Besides enhanced modeling and simulation tools, the NCR also will feature a robust red teaming capability to test systems aggressively. When a system is brought in for testing, a skilled team of experts will assess its security by actively trying to breach its defenses.

Researchers also are developing automated “humans” that will populate the range. These virtual people will test network security and functionality by realistically conducting common activities such as opening e-mail and running applications. “You will have automated ‘bots’ that are trying to get work done while you’re trying to test the security. So you’ll be able to quantitatively measure their effectiveness at work and at the same time, your effectiveness at keeping the bad guys out of your network,” VanPutte explains.

When the NCR is completed, DARPA will transfer its administration to another organization. “DARPA won’t run the range. We’ll develop it, and at a certain phase, we’ll transition it—just like we do for all of our programs—to an operational partner who will operate the range,” VanPutte says. How the simulation space is operated, and whether it will host collaborative exercises, will be up to the partner. He notes, however, that DARPA is bringing the network security and cyber research community together to develop and plan these processes. But the actual operation of the NCR will be up to the transition partner, he adds.

VanPutte says that DARPA did not specify what the final shape of the architecture should be, so it has not been determined. It will be up to the competing contractors to decide whether the NCR will be a bricks-and-mortar facility or a distributed federation of networks located around the nation. “It’s really up to them to do the analysis and come up with what they believe is the best architecture for us,” he says.

VanPutte notes that DARPA did not specify that the NCR be a single building or a group of buildings or a virtual network, but he states that it may be more economical for the range to link government organizations and resources rather than to reproduce them totally.

The range also can be used as a research tool to study and understand better how complex networks operate. The final decision for what type of research the NCR will undertake will reside with the currently undetermined organization that will administer the range.

The NCR will not address specific national cyber challenges. “We’re not going to solve the cybersecurity challenges. The cyber range is an environment for other researchers to come and test their solutions,” VanPutte maintains. DARPA, the CNCI and other government agencies are responsible for specifically addressing cybersecurity issues, while the range is where they are brought for testing.

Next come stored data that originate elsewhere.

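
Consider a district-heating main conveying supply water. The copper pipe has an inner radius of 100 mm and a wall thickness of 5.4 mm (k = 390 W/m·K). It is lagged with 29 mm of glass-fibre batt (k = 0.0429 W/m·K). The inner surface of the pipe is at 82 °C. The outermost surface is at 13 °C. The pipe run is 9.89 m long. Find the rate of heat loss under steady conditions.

Q ≈ 757 W

Per-layer cylindrical resistances, series-summed:
R_copper pipe wall = ln(105.4/100)/(2π×390×9.89) = 2.17×10^-6 K/W
R_glass-fibre batt = ln(134.4/105.4)/(2π×0.0429×9.89) = 0.09118 K/W
R_total = 0.09118 K/W
Q = ΔT/R_total = 69/0.09118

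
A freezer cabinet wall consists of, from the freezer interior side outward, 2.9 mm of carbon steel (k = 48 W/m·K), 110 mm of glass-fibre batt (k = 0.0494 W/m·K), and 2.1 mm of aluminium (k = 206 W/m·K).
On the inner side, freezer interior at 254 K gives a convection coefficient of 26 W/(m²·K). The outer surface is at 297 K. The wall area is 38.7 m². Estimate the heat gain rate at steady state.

Treating each layer as a thermal resistance in series:
R_inner film = 1/(h_i·A) = 1/(26×38.7) = 9.938×10^-4 K/W
R_carbon steel = L/(kA) = 0.0029/(48×38.7) = 1.561×10^-6 K/W
R_glass-fibre batt = L/(kA) = 0.11/(0.0494×38.7) = 0.05754 K/W
R_aluminium = L/(kA) = 0.0021/(206×38.7) = 2.634×10^-7 K/W
R_total = 0.05853 K/W
Q = ΔT / R_total = 43 / 0.05853

Q ≈ 735 W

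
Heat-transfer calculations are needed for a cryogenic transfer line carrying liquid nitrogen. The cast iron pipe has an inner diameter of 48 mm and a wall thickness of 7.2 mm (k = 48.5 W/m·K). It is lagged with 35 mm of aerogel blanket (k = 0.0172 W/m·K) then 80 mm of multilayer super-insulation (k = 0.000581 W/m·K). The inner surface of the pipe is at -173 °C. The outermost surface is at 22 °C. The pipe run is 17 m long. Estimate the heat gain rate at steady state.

Per-layer cylindrical resistances, series-summed:
R_cast iron pipe wall = ln(31.2/24)/(2π×48.5×17) = 5.064×10^-5 K/W
R_aerogel blanket = ln(66.2/31.2)/(2π×0.0172×17) = 0.4095 K/W
R_multilayer super-insulation = ln(146.2/66.2)/(2π×0.000581×17) = 12.77 K/W
R_total = 13.18 K/W
Q = ΔT/R_total = 195/13.18

Q ≈ 14.8 W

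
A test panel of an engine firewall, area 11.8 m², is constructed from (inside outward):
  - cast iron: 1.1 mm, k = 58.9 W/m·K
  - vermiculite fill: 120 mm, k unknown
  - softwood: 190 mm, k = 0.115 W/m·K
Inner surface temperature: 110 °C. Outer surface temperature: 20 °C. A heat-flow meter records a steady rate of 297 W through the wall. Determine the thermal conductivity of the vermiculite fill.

k ≈ 0.0624 W/(m·K)

Using the resistance-network approach (series):
R_cast iron = L/(kA) = 0.0011/(58.9×11.8) = 1.583×10^-6 K/W
R_softwood = L/(kA) = 0.19/(0.115×11.8) = 0.14 K/W
Sum of known resistances R_other = 0.14 K/W
Total R = ΔT/Q = 90/297 = 0.303 K/W
R_vermiculite fill = R_total − R_other = 0.163 K/W
k = L/(R·A) = 0.12/(0.163×11.8)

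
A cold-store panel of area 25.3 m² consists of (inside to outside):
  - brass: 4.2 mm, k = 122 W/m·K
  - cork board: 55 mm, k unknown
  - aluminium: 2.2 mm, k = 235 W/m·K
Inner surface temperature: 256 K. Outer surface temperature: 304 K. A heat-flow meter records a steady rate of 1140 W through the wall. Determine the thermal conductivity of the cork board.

k ≈ 0.0516 W/(m·K)

Model the wall as resistances in series:
R_brass = L/(kA) = 0.0042/(122×25.3) = 1.361×10^-6 K/W
R_aluminium = L/(kA) = 0.0022/(235×25.3) = 3.7×10^-7 K/W
Sum of known resistances R_other = 1.731×10^-6 K/W
Total R = ΔT/Q = 48/1140 = 0.04211 K/W
R_cork board = R_total − R_other = 0.0421 K/W
k = L/(R·A) = 0.055/(0.0421×25.3)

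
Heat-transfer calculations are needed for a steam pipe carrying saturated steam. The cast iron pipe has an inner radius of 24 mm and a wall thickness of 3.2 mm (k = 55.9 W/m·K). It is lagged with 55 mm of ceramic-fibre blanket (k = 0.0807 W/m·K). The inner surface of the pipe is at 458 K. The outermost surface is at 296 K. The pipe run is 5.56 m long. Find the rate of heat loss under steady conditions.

Q ≈ 413 W

Cylindrical conduction, so R = ln(r₂/r₁)/(2πkL) per layer, in series:
R_cast iron pipe wall = ln(27.2/24)/(2π×55.9×5.56) = 6.409×10^-5 K/W
R_ceramic-fibre blanket = ln(82.2/27.2)/(2π×0.0807×5.56) = 0.3923 K/W
R_total = 0.3924 K/W
Q = ΔT/R_total = 162/0.3924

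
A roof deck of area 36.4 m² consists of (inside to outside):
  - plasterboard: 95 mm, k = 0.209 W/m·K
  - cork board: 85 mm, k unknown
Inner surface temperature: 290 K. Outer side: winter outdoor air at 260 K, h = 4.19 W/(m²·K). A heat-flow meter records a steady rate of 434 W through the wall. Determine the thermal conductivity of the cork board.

Using the resistance-network approach (series):
R_plasterboard = L/(kA) = 0.095/(0.209×36.4) = 0.01249 K/W
R_outer film = 1/(h_o·A) = 1/(4.19×36.4) = 0.006557 K/W
Sum of known resistances R_other = 0.01904 K/W
Total R = ΔT/Q = 30/434 = 0.06912 K/W
R_cork board = R_total − R_other = 0.05008 K/W
k = L/(R·A) = 0.085/(0.05008×36.4)

k ≈ 0.0466 W/(m·K)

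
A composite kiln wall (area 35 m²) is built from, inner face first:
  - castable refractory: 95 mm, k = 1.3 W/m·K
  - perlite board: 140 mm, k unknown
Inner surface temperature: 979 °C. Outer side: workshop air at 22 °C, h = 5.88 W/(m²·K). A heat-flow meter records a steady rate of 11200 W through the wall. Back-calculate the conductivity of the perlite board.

k ≈ 0.051 W/(m·K)

Model the wall as resistances in series:
R_castable refractory = L/(kA) = 0.095/(1.3×35) = 0.002088 K/W
R_outer film = 1/(h_o·A) = 1/(5.88×35) = 0.004859 K/W
Sum of known resistances R_other = 0.006947 K/W
Total R = ΔT/Q = 957/11200 = 0.08545 K/W
R_perlite board = R_total − R_other = 0.0785 K/W
k = L/(R·A) = 0.14/(0.0785×35)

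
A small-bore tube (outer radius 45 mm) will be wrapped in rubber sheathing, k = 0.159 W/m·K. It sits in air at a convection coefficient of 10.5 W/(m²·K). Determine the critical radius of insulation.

r_cr ≈ 15.1 mm

For a cylinder r_cr = k/h = 0.159/10.5
r_cr = 15.1 mm; since the bare radius (45 mm) is above r_cr, any added insulation will reduce heat loss.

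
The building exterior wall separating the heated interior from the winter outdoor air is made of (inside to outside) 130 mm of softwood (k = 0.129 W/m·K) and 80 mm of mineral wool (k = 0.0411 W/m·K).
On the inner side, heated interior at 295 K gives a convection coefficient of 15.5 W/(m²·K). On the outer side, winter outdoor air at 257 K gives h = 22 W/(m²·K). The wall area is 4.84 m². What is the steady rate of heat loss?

Q ≈ 60 W

Model the wall as resistances in series:
R_inner film = 1/(h_i·A) = 1/(15.5×4.84) = 0.01333 K/W
R_softwood = L/(kA) = 0.13/(0.129×4.84) = 0.2082 K/W
R_mineral wool = L/(kA) = 0.08/(0.0411×4.84) = 0.4022 K/W
R_outer film = 1/(h_o·A) = 1/(22×4.84) = 0.009391 K/W
R_total = 0.6331 K/W
Q = ΔT / R_total = 38 / 0.6331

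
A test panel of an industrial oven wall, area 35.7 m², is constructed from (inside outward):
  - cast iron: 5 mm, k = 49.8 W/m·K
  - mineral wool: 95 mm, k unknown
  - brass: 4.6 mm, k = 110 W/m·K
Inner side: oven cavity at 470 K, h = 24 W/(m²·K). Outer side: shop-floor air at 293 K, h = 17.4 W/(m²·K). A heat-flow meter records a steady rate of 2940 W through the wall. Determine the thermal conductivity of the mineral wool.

Thermal resistances in series:
R_inner film = 1/(h_i·A) = 1/(24×35.7) = 0.001167 K/W
R_cast iron = L/(kA) = 0.005/(49.8×35.7) = 2.812×10^-6 K/W
R_brass = L/(kA) = 0.0046/(110×35.7) = 1.171×10^-6 K/W
R_outer film = 1/(h_o·A) = 1/(17.4×35.7) = 0.00161 K/W
Sum of known resistances R_other = 0.002781 K/W
Total R = ΔT/Q = 177/2940 = 0.0602 K/W
R_mineral wool = R_total − R_other = 0.05742 K/W
k = L/(R·A) = 0.095/(0.05742×35.7)

k ≈ 0.0463 W/(m·K)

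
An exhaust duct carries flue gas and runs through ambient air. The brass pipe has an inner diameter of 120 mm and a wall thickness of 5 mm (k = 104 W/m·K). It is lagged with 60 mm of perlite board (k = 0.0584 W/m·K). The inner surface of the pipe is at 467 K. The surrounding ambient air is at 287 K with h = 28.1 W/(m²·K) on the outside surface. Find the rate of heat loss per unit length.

q′ ≈ 98.5 W/m

For a radial system each layer contributes R = ln(r_out/r_in)/(2πkL); films add R = 1/(hA).
R_brass pipe wall = ln(65/60)/(2π×104×1) = 1.225×10^-4 K/W
R_perlite board = ln(125/65)/(2π×0.0584×1) = 1.782 K/W
R_outer film = 1/(h_o·2πr_oL) = 1/(28.1×2π×0.125×1) = 0.04531 K/W
R_total = 1.828 K/W
Q = ΔT/R_total = 180/1.828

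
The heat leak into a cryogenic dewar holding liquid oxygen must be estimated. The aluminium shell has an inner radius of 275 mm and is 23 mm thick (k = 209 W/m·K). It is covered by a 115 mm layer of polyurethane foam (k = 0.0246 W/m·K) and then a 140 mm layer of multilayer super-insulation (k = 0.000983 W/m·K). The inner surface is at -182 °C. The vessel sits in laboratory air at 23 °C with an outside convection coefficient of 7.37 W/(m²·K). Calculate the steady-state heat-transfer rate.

Radial (spherical) resistances in series:
R_aluminium shell = (1/0.275 − 1/0.298)/(4π×209) = 1.069×10^-4 K/W
R_polyurethane foam = (1/0.298 − 1/0.413)/(4π×0.0246) = 3.023 K/W
R_multilayer super-insulation = (1/0.413 − 1/0.553)/(4π×0.000983) = 49.62 K/W
R_outer film = 1/(h·4πr_o²) = 1/(7.37×4π×0.553²) = 0.03531 K/W
R_total = 52.68 K/W
Q = ΔT/R_total = 205/52.68

Q ≈ 3.89 W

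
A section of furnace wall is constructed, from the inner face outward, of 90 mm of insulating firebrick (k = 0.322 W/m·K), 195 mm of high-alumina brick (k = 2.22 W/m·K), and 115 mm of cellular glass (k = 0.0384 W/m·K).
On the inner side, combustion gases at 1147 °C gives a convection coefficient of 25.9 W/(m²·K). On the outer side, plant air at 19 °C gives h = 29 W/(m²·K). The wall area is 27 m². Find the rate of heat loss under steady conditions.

Q ≈ 8870 W

Thermal resistances in series:
R_inner film = 1/(h_i·A) = 1/(25.9×27) = 0.00143 K/W
R_insulating firebrick = L/(kA) = 0.09/(0.322×27) = 0.01035 K/W
R_high-alumina brick = L/(kA) = 0.195/(2.22×27) = 0.003253 K/W
R_cellular glass = L/(kA) = 0.115/(0.0384×27) = 0.1109 K/W
R_outer film = 1/(h_o·A) = 1/(29×27) = 0.001277 K/W
R_total = 0.1272 K/W
Q = ΔT / R_total = 1128 / 0.1272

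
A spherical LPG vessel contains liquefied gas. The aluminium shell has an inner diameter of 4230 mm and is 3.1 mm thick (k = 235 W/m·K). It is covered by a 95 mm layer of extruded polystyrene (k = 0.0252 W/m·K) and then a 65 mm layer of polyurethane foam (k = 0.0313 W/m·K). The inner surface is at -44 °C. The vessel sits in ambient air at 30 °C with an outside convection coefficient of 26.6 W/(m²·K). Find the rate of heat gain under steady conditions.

For a spherical shell R = (1/r₁ − 1/r₂)/(4πk); film R = 1/(h·4πr²). In series:
R_aluminium shell = (1/2.115 − 1/2.1181)/(4π×235) = 2.343×10^-7 K/W
R_extruded polystyrene = (1/2.1181 − 1/2.2131)/(4π×0.0252) = 0.064 K/W
R_polyurethane foam = (1/2.2131 − 1/2.2781)/(4π×0.0313) = 0.03278 K/W
R_outer film = 1/(h·4πr_o²) = 1/(26.6×4π×2.2781²) = 5.765×10^-4 K/W
R_total = 0.09735 K/W
Q = ΔT/R_total = 74/0.09735

Q ≈ 760 W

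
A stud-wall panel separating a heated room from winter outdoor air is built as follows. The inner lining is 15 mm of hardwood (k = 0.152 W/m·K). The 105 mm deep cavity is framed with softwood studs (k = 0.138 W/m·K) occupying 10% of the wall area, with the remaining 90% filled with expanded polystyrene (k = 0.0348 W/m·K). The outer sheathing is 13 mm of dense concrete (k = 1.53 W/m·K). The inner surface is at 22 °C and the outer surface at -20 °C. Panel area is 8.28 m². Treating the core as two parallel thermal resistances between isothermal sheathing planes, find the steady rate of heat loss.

Sheathing layers in series; stud and cavity paths in parallel between them.
R_inner = 0.015/(0.152×8.28) = 0.01192 K/W
R_stud  = 0.105/(0.138×0.1×8.28) = 0.9189 K/W
R_cav   = 0.105/(0.0348×0.9×8.28) = 0.4049 K/W
1/R_core = 1/R_stud + 1/R_cav → R_core = 0.2811 K/W
R_outer = 0.013/(1.53×8.28) = 0.001026 K/W
R_total = 0.294 K/W
Q = ΔT/R_total = 42/0.294

Q ≈ 143 W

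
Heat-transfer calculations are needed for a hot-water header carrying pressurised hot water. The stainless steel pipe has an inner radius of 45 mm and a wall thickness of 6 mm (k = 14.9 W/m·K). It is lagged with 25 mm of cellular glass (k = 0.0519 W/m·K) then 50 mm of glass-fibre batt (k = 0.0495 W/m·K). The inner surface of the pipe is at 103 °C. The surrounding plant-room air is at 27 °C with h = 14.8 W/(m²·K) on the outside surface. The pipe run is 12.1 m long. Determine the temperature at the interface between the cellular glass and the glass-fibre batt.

For a radial system each layer contributes R = ln(r_out/r_in)/(2πkL); films add R = 1/(hA).
R_stainless steel pipe wall = ln(51/45)/(2π×14.9×12.1) = 1.105×10^-4 K/W
R_cellular glass = ln(76/51)/(2π×0.0519×12.1) = 0.1011 K/W
R_glass-fibre batt = ln(126/76)/(2π×0.0495×12.1) = 0.1343 K/W
R_outer film = 1/(h_o·2πr_oL) = 1/(14.8×2π×0.126×12.1) = 0.007053 K/W
R_total = 0.2426 K/W
Q = ΔT/R_total = 76/0.2426
Q = 313 W
T_interface = T_inner − Q·ΣR(inner→interface) = 103 − 313×0.1012

T ≈ 71.3 °C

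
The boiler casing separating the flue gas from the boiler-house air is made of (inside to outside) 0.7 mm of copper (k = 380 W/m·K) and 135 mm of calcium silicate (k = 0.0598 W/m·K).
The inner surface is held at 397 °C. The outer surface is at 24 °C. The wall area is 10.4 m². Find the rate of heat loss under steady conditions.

Q ≈ 1720 W

Thermal resistances in series:
R_copper = L/(kA) = 0.0007/(380×10.4) = 1.771×10^-7 K/W
R_calcium silicate = L/(kA) = 0.135/(0.0598×10.4) = 0.2171 K/W
R_total = 0.2171 K/W
Q = ΔT / R_total = 373 / 0.2171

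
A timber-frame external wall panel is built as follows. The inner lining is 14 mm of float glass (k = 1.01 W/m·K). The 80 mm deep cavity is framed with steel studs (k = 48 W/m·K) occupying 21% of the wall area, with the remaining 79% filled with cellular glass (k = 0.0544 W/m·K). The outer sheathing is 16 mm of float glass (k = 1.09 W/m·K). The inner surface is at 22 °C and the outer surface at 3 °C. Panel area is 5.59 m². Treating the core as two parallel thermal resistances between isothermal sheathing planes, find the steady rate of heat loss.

Sheathing layers in series; stud and cavity paths in parallel between them.
R_inner = 0.014/(1.01×5.59) = 0.00248 K/W
R_stud  = 0.08/(48×0.21×5.59) = 0.00142 K/W
R_cav   = 0.08/(0.0544×0.79×5.59) = 0.333 K/W
1/R_core = 1/R_stud + 1/R_cav → R_core = 0.001414 K/W
R_outer = 0.016/(1.09×5.59) = 0.002626 K/W
R_total = 0.006519 K/W
Q = ΔT/R_total = 19/0.006519

Q ≈ 2910 W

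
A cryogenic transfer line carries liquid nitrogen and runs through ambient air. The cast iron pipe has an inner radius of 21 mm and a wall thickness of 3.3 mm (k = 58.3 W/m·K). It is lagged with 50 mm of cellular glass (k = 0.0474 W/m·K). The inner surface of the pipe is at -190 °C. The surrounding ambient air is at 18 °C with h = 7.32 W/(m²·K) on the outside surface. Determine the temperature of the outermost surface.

For a radial system each layer contributes R = ln(r_out/r_in)/(2πkL); films add R = 1/(hA).
R_cast iron pipe wall = ln(24.3/21)/(2π×58.3×1) = 3.984×10^-4 K/W
R_cellular glass = ln(74.3/24.3)/(2π×0.0474×1) = 3.753 K/W
R_outer film = 1/(h_o·2πr_oL) = 1/(7.32×2π×0.0743×1) = 0.2926 K/W
R_total = 4.046 K/W
Q = ΔT/R_total = 208/4.046
Q = 51.4 W/m
T_interface = T_inner + Q·ΣR(inner→interface) = -190 + 51.4×3.753

T ≈ 2.96 °C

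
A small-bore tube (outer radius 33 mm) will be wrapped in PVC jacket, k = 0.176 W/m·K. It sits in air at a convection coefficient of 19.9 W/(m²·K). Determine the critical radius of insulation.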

A broad agency announcement soliciting ideas for the NCR was released in May 2008. A workshop was held in June 2008, and the performing firms were contracted this January. The NCR is currently in Phase 1, which will lead to an evaluation and competitive award this summer. Phase 2, which consists of prototyping, is scheduled to begin this fall. The second phase will last roughly 15 months, followed by another award that will most likely leave one contracting firm. Phase 3 will involve the actual construction of the NCR, which VanPutte expects to take about 24 months. The range is scheduled to be operational by the 2011-2012 time period, although he notes that the competing firms can bid for an earlier  operational launch date.